Venezuelan miners will work legally under license and the authorities will supervise them. The latter will also inspect ASIC manufacturing, farm construction, and importation of miners.

According to a recent decree from the National Superintendency of Crypto Assets and Related Activities (SUNACRIP), Bitcoin mining in Venezuela is now fully legal. The new law will regulate the use, commercialization, importation, and creation of mining equipment in the country.

After appearing on September 21st in the Official Gazette of the Republic, the decree recently entered into force, under file number 41,969. SUNACRIP superintendent Joselit Ramírez signed the document, which stipulates that those residents interested in mining Bitcoin and other cryptocurrencies must legally apply for a license from the entity.

For this reason, they have decided to create a Comprehensive Registry of Miners (RIM), which will facilitate the processing of these licenses through the Internet. Users must inform the authorities about the type of mining activities that they do, which include marketing, importing, and using mining equipment. Likewise, those who wish to manufacture ASIC equipment or build mining farms in the national territory will obtain special licenses.
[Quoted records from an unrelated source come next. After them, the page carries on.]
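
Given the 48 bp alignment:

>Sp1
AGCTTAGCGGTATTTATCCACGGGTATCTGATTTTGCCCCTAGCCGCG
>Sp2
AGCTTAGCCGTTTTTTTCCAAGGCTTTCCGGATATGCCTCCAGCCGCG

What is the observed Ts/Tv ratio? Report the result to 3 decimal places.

Transitions are A↔G and C↔T; transversions are all other mismatches.
Transitions: 4. Transversions: 8.
R = 4/8 = 0.500.

0.500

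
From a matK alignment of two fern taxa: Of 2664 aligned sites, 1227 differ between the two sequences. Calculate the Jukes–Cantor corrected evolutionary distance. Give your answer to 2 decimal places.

0.71

p = 1227/2664 ≈ 0.460586.
d = −(3/4) ln(1 − 4p/3) = −0.75 ln(1 − 0.614115) = −0.75 ln(0.385885)
  = −0.75 × (-0.952216) = 0.714162 substitutions/site.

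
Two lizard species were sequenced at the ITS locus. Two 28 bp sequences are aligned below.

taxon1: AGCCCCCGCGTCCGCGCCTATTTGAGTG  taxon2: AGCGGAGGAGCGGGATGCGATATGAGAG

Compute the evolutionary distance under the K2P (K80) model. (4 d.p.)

Of 28 sites, 1 differences are transitions and 13 are transversions, so P = 1/28 ≈ 0.035714 and Q = 13/28 ≈ 0.464286.
Under the Kimura two-parameter model, d = −½ ln(1 − 2P − Q) − ¼ ln(1 − 2Q).
1 − 2P − Q = 0.464286, giving −½ ln(0.464286) = 0.383627.
1 − 2Q = 0.071428, giving −¼ ln(0.071428) = 0.659766.
d = 0.383627 + 0.659766 = 1.043393.

1.0434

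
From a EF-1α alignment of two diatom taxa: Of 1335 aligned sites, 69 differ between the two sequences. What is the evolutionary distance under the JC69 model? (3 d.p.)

p = 69/1335 ≈ 0.051685.
d = −(3/4) ln(1 − 4p/3) = −0.75 ln(1 − 0.068913) = −0.75 ln(0.931087)
  = −0.75 × (-0.071403) = 0.053552 substitutions/site.

0.054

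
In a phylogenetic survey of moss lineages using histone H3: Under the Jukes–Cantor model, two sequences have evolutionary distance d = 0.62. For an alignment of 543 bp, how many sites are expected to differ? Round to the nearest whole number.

229

Invert JC69: p = (3/4)(1 − e^(−4d/3)) = 0.75 × (1 − e^(-0.826667)) = 0.75 × (1 − 0.437505) = 0.421871.
Expected differing sites = pL ≈ 0.421871 × 543 = 229.075953 ≈ 229.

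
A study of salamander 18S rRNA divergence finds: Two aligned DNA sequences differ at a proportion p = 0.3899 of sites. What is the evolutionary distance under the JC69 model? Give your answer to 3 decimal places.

d = −(3/4) ln(1 − 4p/3) = −0.75 ln(1 − 0.519867) = −0.75 ln(0.480133)
  = −0.75 × (-0.733692) = 0.550269 substitutions/site.

0.550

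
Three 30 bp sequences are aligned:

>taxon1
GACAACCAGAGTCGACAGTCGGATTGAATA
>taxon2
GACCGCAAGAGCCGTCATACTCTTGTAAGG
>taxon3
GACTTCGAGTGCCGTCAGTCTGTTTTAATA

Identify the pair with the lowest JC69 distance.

taxon1–taxon2: 14/30 differ, p = 0.467, d = 0.730.
taxon1–taxon3: 9/30 differ, p = 0.300, d = 0.383.
taxon2–taxon3: 10/30 differ, p = 0.333, d = 0.441.
The smallest distance is between taxon1 and taxon3.

taxon1 and taxon3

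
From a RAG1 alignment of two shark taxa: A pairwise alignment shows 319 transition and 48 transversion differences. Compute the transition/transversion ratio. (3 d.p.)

6.646

R = 319/48 = 6.645833… ≈ 6.646 (to 3 d.p.).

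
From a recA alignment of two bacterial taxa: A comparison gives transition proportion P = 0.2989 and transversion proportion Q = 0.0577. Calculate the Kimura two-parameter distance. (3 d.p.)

0.563

Under the Kimura two-parameter model, d = −½ ln(1 − 2P − Q) − ¼ ln(1 − 2Q).
1 − 2P − Q = 0.3445, giving −½ ln(0.3445) = 0.532831.
1 − 2Q = 0.8846, giving −¼ ln(0.8846) = 0.030655.
d = 0.532831 + 0.030655 = 0.563486.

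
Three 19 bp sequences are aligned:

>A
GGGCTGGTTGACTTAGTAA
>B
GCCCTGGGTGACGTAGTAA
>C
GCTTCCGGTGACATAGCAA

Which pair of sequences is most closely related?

A–B: 4/19 differ, p = 0.211, d = 0.247.
A–C: 8/19 differ, p = 0.421, d = 0.618.
B–C: 6/19 differ, p = 0.316, d = 0.410.
The smallest distance is between A and B.

A and B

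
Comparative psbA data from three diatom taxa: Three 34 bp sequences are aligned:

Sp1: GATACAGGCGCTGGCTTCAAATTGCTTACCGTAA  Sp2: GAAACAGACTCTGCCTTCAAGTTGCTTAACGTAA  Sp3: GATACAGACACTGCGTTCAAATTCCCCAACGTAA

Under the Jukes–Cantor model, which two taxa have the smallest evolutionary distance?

Sp1 and Sp2

Sp1–Sp2: 6/34 differ, p = 0.176, d = 0.201.
Sp1–Sp3: 8/34 differ, p = 0.235, d = 0.282.
Sp2–Sp3: 7/34 differ, p = 0.206, d = 0.241.
The smallest distance is between Sp1 and Sp2.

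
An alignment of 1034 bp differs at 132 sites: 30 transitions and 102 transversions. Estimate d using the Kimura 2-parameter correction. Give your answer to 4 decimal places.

P = 30/1034 ≈ 0.029014 and Q = 102/1034 ≈ 0.098646.
Under the Kimura two-parameter model, d = −½ ln(1 − 2P − Q) − ¼ ln(1 − 2Q).
1 − 2P − Q = 0.843326, giving −½ ln(0.843326) = 0.085201.
1 − 2Q = 0.802708, giving −¼ ln(0.802708) = 0.054941.
d = 0.085201 + 0.054941 = 0.140142.

0.1401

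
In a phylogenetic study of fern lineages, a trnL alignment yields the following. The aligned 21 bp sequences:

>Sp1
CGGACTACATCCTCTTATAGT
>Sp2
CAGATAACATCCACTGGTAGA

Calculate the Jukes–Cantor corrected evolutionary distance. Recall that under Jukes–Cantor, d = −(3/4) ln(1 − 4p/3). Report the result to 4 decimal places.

0.4408

The sequences differ at 7 of 21 sites (2, 5, 6, 13, 16, 17, 21), so p = 7/21 ≈ 0.333333.
d = −(3/4) ln(1 − 4p/3) = −0.75 ln(1 − 0.444444) = −0.75 ln(0.555556)
  = −0.75 × (-0.587786) = 0.440840 substitutions/site.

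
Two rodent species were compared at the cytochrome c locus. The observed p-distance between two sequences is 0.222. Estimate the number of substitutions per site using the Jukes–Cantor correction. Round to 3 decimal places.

0.263

d = −(3/4) ln(1 − 4p/3) = −0.75 ln(1 − 0.296) = −0.75 ln(0.704)
  = −0.75 × (-0.350977) = 0.263233 substitutions/site.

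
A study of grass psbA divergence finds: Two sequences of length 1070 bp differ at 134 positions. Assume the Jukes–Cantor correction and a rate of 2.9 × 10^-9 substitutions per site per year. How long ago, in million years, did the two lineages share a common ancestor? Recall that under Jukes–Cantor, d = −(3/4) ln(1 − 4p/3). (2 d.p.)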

The decree does not specify the cost of managing these licenses but emphasizes that the RIM web application will publish the prices of these legal procedures. Besides, the document indicates that people involved in national mining must keep their documentation and records of mining activities for 10 years.

The creation and importation of mining equipment will be under the supervision of the authorities. Likewise, mining farms of Bitcoin and other cryptocurrencies will receive state support, only if SUNACRIP inspects them. The decree reveals that the Venezuelan authorities will be involved in all sectors that constitute national cryptocurrency mining.

Mandatory National Pool for Mining Bitcoin in Venezuela

The creation of a National Digital Mining Pool has the objective of bringing together all the miners that are in the Venezuelan territory. In other words, those who are operating ASIC equipment for mining Bitcoin and other cryptocurrencies must connect to said pool to be able to work legally.

If miners operate outside the pool, they will be subject to “the measures, infractions, and sanctions that the Constituent Decree on the Comprehensive Crypto Asset System” provides, citing Article No. 19 of the document published in the Official Gazette.

The operators that manage these pools (or nodes) are in charge of receiving the unconfirmed transactions, distributing the work to miners, monitoring the activities, recording the confirmed blocks, and claiming the rewards. Besides, they are committed to distributing the profits among the miners who have collaborated in the confirmation of blocks.

In this centralized system, a group of individuals is responsible for distributing the workload and rewards among the connected miners, to increase the predictability of payments. If the Venezuelan authorities control and manage the national pool, then the government will be the one who will distribute the reward bitcoins to Venezuelan miners.

Venezuela is one of the ten countries with the largest Bitcoin mining presence and the first in Latin America, according to the University of Cambridge. For more than a year, the Caribbean nation has had its law and an agency that regulates the national crypto asset market. However, the authorities continue to introduce new decrees to supervise and control mining.